Azis Dumpa menilai, SKB 2021 antara Kominfo, Kejaksaan Agung, dan Polri, secara tidak langsung merupakan pengakuan terkait beberapa pasal dalam UU ITE yang multitafsir. Akibatnya, banyak orang yang menjadi korban kriminalisasi UU ITE. "SKB Implementasi UU ITE, jelas dimaksudkan agar penegakan hukum pascaditandatanganinya SKB oleh Jaksa, Polri, penerapannya tidak lagi menimbulkan multitafsir," jelasnya.

Dalam SKB itu disebutkan bahwa ketika suatu konten disebarkan dari grup tertutup dan terbatas, tidak akan masuk dalam kategori pelanggaran. "Baik itu penghinaan atau pencemaran nama baik. Baik itu di grup keluarga, grup kampus, dan institusi pendidikan. Jadi menurut kami memang SKB ini mempertegas bahwa dari dan sejak awal, kasus ini memang terkesan dipaksakan. Sebaiknya memang dihentikan," tegas Azis.

Selain itu, revisi UU ITE saat ini masuk dalam Program Legislasi Nasional (Prolegnas) Prioritas Tahun 2021. Sehingga, kata Azis, SKB dianggap dapat memberikan jaminan perlindungan kepada masyarakat sambil menungggu hasil revisi UU disahkan oleh DPR.

"Jelas dalam kasus Ibu Ramsiah, Polri dan Jaksa tidak boleh melanggar komitmen itu apalagi kan memang sejak awal sangat kelihatan kasus ini dipaksakan," katanya.

Indikasi pemaksaan kasus Ramsiah oleh Polres Gowa, menurut Azis, bisa dibuktikan dengan proses hukum yang berlarut-larut. "Di mana klien kami telah menjalani proses hukum selama kurang lebih empat tahun, yakni sejak Laporan Polisi dibuat tanggal 5 Juni 2017 dan berstatus tersangka pada September 2019 atau selama lebih dari 2 tahun dan hingga saat ini penyidikannya belum juga dihentikan," heran Azis. Belum lagi, kata dia, berkas perkara sudah berulang kali bolak-balik dari penyidik Polres Gowa ke JPU Kejari Gowa.

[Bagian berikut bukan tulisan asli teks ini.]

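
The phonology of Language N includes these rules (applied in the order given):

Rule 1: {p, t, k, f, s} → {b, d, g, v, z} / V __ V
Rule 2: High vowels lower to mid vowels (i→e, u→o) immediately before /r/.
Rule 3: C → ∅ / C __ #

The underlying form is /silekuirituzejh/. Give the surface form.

silegueriduzej

Rule 1 (intervocalic voicing): /k/ is a voiceless obstruent between vowels /e/ and /u/, so it voices to [g]. /t/ is a voiceless obstruent between vowels /i/ and /u/, so it voices to [d]. /silekuirituzejh/ → sileguiriduzejh.
Rule 2 (pre-rhotic lowering): /i/ is a high vowel immediately before /r/, so it lowers to [e]. /sileguiriduzejh/ → silegueriduzejh.
Rule 3 (final cluster simplification): /h/ is the second consonant of a word-final cluster /jh/, so it deletes. /silegueriduzejh/ → silegueriduzej.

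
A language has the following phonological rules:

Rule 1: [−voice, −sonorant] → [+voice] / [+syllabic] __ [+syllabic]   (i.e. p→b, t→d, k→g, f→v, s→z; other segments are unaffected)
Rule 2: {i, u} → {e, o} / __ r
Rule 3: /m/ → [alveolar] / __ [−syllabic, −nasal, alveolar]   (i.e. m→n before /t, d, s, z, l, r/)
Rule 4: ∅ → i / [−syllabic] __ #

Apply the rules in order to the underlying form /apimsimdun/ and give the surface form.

Rule 1 (intervocalic voicing): /p/ is a voiceless obstruent between vowels /a/ and /i/, so it voices to [b]. /apimsimdun/ → abimsimdun.
Rule 2 (pre-rhotic lowering): no segment meets the environment; /abimsimdun/ is unchanged.
Rule 3 (nasal place assimilation): /m/ precedes the alveolar consonant /s/, so it assimilates in place to [n]. /m/ precedes the alveolar consonant /d/, so it assimilates in place to [n]. /abimsimdun/ → abinsindun.
Rule 4 (final i-epenthesis): the form ends in the consonant /n/, so [i] is inserted word-finally. /abinsindun/ → abinsinduni.

abinsinduni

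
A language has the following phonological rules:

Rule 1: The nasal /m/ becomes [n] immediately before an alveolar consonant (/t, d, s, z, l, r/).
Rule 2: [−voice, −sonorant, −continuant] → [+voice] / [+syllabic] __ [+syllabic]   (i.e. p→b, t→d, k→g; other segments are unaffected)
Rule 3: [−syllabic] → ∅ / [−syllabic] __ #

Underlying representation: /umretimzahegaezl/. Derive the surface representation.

Rule 1 (nasal place assimilation): /m/ precedes the alveolar consonant /r/, so it assimilates in place to [n]. /m/ precedes the alveolar consonant /z/, so it assimilates in place to [n]. /umretimzahegaezl/ → unretinzahegaezl.
Rule 2 (intervocalic voicing): /t/ is a voiceless stop between vowels /e/ and /i/, so it voices to [d]. /unretinzahegaezl/ → unredinzahegaezl.
Rule 3 (final cluster simplification): /l/ is the second consonant of a word-final cluster /zl/, so it deletes. /unredinzahegaezl/ → unredinzahegaez.

unredinzahegaez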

Azis menegaskan, percakapan Ramsiah dalam grup WA bukanlah tindakan yang ilegal atau melanggar hukum. Melainkan pendapat dan atau ekspresi yang sah yang merupakan hak asasi manusia yang dijamin sebagai hak konstitusional sebagaimana tertuang dalam UUD RI Pasal 28 F. Pasal tersebut menyatakan, bahwa setiap orang berhak untuk berkomunikasi dan memperoleh informasi untuk mengembangkan pribadi dan lingkungan sosialnya, serta berhak untuk mencari, memperoleh, memiliki, menyimpan, mengolah, dan menyampaikan informasi dengan menggunakan segala jenis saluran yang tersedia.

Obrolan Grup WA yang membahas tentang masalah penguncian radio syiar dan sejumlah masalah internal FDK UIN Makassar, jelas Azis, adalah upaya bersama untuk mencari penyelesaian masalah. Substansi pembahasannya, kata Azis, adalah demi dan untuk kepentingan umum. Dalam hal ini mahasiswa dan sivitas akademik FDK UIN Makassar.

"Sehingga jelas merupakan pembahasan terkait dengan kepentingan umum dan bukan tindak pidana, sebagaimana ketentuan Pasal 310 Ayat (3) KUHPidana yang menyatakan bahwa: Tidak merupakan pencemaran atau pencemaran tertulis, jika perbuatan jelas dilakukan demi kepentingan umum atau karena terpaksa untuk membela diri," Azis mengurai.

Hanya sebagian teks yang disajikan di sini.